We have to find the probability that all the $5$ cards are spades.
Let the number of spade cards be X.
So drawing a card is a Bernoulli trial and the binomial distribution is given as-
$ \Rightarrow P\left( {X = x} \right) = {}^n{C_x}{q^{n - x}}{p^x}$ --- (i)

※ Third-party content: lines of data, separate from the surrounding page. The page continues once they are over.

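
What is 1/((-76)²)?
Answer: 1/5776 ≈ 0.00017313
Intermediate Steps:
1/((-76)²) = 1/5776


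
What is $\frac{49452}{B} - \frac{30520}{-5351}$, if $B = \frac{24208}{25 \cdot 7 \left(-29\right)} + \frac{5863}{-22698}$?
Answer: $- \frac{2343403934583040}{238419118543} \approx -9828.9$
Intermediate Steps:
$B = - \frac{44555993}{8860950}$ ($B = \frac{24208}{175 \left(-29\right)} + 5863 \left(- \frac{1}{22698}\right) = \frac{24208}{-5075} - \frac{451}{1746} = 24208 \left(- \frac{1}{5075}\right) - \frac{451}{1746} = - \frac{24208}{5075} - \frac{451}{1746} = - \frac{44555993}{8860950} \approx -5.0284$)
$\frac{49452}{B} - \frac{30520}{-5351} = \frac{49452}{- \frac{44555993}{8860950}} - \frac{30520}{-5351} = 49452 \left(- \frac{8860950}{44555993}\right) - - \frac{30520}{5351} = - \frac{438191699400}{44555993} + \frac{30520}{5351} = - \frac{2343403934583040}{238419118543}$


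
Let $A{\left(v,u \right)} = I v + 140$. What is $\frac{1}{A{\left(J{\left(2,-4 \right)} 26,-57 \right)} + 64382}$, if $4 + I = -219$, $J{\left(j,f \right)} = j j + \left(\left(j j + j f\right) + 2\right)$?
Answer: $\frac{1}{52926} \approx 1.8894 \cdot 10^{-5}$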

Where n is the number of cards drawn, p is the probability of getting spade cards and q=$1 - p$
Here we know that n=$5$,
The probability of getting spade cards=$\dfrac{{{\text{no}}{\text{. of spade cards}}}}{{{\text{Total number of cards}}{\text{.}}}}$
On putting value we get,
$ \Rightarrow $ p=$\dfrac{{13}}{{52}} = \dfrac{1}{4}$
Then q=$1 - p = 1 - \dfrac{1}{4}$
On solving we get,
$ \Rightarrow $ q=$\dfrac{{4 - 1}}{4} = \dfrac{3}{4}$
Now putting all these values in eq. (i), we get-
$ \Rightarrow P\left( {X = x} \right) = {}^5{C_x}{\left( {\dfrac{3}{4}} \right)^{5 - x}}{\left( {\dfrac{1}{4}} \right)^x}$
Now we have to find the probability that all the cards are spade so x=$5$
On putting this value in the formula, we get-
$ \Rightarrow P\left( {X = 5} \right) = {}^5{C_5}{\left( {\dfrac{3}{4}} \right)^{5 - 5}}{\left( {\dfrac{1}{4}} \right)^5}$
On solving we get,
$ \Rightarrow P\left( {X = 5} \right) = {}^5{C_5}{\left( {\dfrac{3}{4}} \right)^0}{\left( {\dfrac{1}{4}} \right)^5}$
Now we know that ${}^n{C_r} = \dfrac{{n!}}{{n - r!r!}}$ where $n! = n\left( {n - 1} \right)...3,2,1$
So on applying this formula we get,
$ \Rightarrow P\left( {X = 5} \right) = \dfrac{{5!}}{{5!0!}} \times 1 \times {\left( {\dfrac{1}{4}} \right)^5}$
And we know that $0! = 1$ so-
$ \Rightarrow P\left( {X = 5} \right) = {\left( {\dfrac{1}{4}} \right)^5}$
Hence the correct answer is C.

Note: Here we can also solve this question by this method-
Since we know that the probability of drawing one card of spade from a pack of $52$ cards=\[\dfrac{{13}}{{52}} = \dfrac{1}{4}\]
Then the probability of drawing $5$ cards successively with replacement and all of them to be a card of spade=$\dfrac{1}{4} \times \dfrac{1}{4} \times \dfrac{1}{4} \times \dfrac{1}{4} \times \dfrac{1}{4} = {\left( {\dfrac{1}{4}} \right)^5}$